Question(s) For Expert Witness
- 1. Did this company follow proper safety procedures when placing a new hire into the field?
- 2. What could have been put in place to prevent this man's injury from occurring?
Expert Witness Response E-007911
In my position as a certified professional in the staffing industry, I have personally placed a number of workers in positions such as this one, in the recycling and waste disposal industries, and I also serve as a Director of Safety. Based on the information available in this case, it does not seem as if neither the waste disposal company nor the staffing company followed proper safety procedures. The Occupational Safety and Health Administration (OSHA) places a duty on all employers, regardless of the industry, to do everything in their power to keep all of their workers as safe as possible. That means training every worker for the job they’re assigned to perform, and providing proper safety equipment where necessary.
This injury could have been prevented by having the worker participate in an established training program, and by supplying the appropriate personal protective equipment for the job.
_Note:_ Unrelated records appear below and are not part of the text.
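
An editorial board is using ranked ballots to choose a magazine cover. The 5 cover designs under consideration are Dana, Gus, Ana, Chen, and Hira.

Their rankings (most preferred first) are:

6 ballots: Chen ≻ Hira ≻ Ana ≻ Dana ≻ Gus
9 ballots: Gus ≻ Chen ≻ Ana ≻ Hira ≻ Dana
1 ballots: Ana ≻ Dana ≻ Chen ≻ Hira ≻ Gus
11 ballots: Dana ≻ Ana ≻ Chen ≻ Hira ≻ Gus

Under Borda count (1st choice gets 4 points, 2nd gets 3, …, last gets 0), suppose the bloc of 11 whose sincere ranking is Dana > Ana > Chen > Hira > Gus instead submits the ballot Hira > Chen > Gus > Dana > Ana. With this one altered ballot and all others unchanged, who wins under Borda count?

Chen

Borda totals with the altered ballot: Dana 20, Gus 58, Ana 34, Chen 86, Hira 72.
The winner is unchanged: still Chen.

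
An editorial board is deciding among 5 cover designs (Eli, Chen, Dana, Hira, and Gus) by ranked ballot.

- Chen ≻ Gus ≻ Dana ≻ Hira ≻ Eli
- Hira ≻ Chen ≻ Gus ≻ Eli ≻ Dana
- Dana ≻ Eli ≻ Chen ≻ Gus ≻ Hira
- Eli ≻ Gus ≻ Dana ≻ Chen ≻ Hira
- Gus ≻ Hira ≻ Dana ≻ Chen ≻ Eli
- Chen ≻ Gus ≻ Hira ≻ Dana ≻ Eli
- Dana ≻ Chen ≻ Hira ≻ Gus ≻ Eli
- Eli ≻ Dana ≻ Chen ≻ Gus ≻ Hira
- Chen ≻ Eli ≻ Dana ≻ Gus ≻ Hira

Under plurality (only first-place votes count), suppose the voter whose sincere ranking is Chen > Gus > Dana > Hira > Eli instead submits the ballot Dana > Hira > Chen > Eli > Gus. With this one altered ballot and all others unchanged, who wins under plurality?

First-place totals with the altered ballot: Eli 2, Chen 2, Dana 3, Hira 1, Gus 1.
The switch changes the winner from Chen to Dana.

Dana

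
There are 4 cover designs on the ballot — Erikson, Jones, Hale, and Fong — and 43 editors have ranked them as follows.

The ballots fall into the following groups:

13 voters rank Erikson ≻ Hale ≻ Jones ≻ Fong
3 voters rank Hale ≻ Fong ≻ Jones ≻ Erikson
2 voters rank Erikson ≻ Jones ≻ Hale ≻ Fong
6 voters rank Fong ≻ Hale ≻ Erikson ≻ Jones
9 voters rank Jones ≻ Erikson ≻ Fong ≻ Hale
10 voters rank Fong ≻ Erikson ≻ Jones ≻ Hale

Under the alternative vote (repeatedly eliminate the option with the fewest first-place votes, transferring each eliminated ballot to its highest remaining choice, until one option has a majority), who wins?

Round 1: Fong 16, Erikson 15, Jones 9, Hale 3. Hale has the fewest and is eliminated.
Round 2: Fong 19, Erikson 15, Jones 9. Jones has the fewest and is eliminated.
Round 3: Erikson 24, Fong 19. Erikson has a majority.

Erikson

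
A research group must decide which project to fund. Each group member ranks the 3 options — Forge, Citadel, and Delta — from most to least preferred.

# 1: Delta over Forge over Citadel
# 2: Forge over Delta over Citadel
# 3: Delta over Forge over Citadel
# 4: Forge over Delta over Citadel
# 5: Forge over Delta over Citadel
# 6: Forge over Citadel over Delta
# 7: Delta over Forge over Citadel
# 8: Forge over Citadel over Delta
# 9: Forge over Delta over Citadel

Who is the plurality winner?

First-place vote totals:
  Forge: 6
  Citadel: 0
  Delta: 3
Forge has the most first-place votes.

Forge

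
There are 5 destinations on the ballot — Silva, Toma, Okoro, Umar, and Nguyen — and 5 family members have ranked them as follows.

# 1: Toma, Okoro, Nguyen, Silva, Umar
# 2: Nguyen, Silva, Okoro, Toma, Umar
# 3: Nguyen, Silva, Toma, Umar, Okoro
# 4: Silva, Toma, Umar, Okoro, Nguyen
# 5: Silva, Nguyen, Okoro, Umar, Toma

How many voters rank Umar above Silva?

0

Ballots ranking Umar above Silva: 0.
Ballots ranking Silva above Umar: 5.
So 0 of 5 voters prefer Umar to Silva.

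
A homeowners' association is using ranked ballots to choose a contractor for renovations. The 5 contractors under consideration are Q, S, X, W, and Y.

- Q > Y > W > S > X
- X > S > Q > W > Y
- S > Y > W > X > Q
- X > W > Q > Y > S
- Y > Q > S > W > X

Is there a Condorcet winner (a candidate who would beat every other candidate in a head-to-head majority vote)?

No

Head-to-head results (5 voters total):
Q vs S: Q wins 3–2.
Q vs X: X wins 3–2.
Q vs W: Q wins 3–2.
Q vs Y: Q wins 3–2.
S vs X: S wins 3–2.
S vs W: S wins 3–2.
S vs Y: Y wins 3–2.
X vs W: W wins 3–2.
X vs Y: Y wins 3–2.
W vs Y: Y wins 3–2.
No candidate beats all others: Q beats S beats X beats Q, a majority cycle.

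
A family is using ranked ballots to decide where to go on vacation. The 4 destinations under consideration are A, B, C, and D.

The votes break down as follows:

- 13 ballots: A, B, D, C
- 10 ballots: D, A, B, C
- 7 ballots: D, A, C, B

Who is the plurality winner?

First-place vote totals:
  A: 13
  B: 0
  C: 0
  D: 17
D has the most first-place votes.

D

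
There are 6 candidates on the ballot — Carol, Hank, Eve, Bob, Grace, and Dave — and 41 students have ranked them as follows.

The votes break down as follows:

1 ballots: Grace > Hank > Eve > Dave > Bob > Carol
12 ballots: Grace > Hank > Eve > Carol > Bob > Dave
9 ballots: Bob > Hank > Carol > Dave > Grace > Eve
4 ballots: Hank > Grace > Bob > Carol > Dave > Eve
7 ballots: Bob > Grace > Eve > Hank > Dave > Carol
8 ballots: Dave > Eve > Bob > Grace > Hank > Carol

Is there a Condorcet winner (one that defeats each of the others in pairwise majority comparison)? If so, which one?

Head-to-head results (41 voters total):
Carol vs Hank: Hank wins 41–0.
Carol vs Eve: Eve wins 28–13.
Carol vs Bob: Bob wins 29–12.
Carol vs Grace: Grace wins 32–9.
Carol vs Dave: Carol wins 25–16.
Hank vs Eve: Hank wins 26–15.
Hank vs Bob: Bob wins 24–17.
Hank vs Grace: Grace wins 28–13.
Hank vs Dave: Hank wins 33–8.
Eve vs Bob: Eve wins 21–20.
Eve vs Grace: Grace wins 33–8.
Eve vs Dave: Dave wins 21–20.
Bob vs Grace: Bob wins 24–17.
Bob vs Dave: Bob wins 32–9.
Grace vs Dave: Grace wins 24–17.
No candidate beats all others: Carol beats Dave beats Eve beats Carol, a majority cycle.

There is no Condorcet winner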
For example, it’s possible that a properly fitting hard hat might have protected his head sufficiently to prevent the brain injury that eventually killed him. This incident should have been avoidable and the deceased should have had training before being put on the truck.
This expert has more than a decade of experience in the staffing industry. He is certified as both a Personnel Consultant and a Temporary-Staffing Specialist. He previously worked as Senior Branch Manager for a national and worldwide staffing solutions company. He currently serves as Area Manager for a staffing company based in the Midwest that specializes in filling office and industrial positions.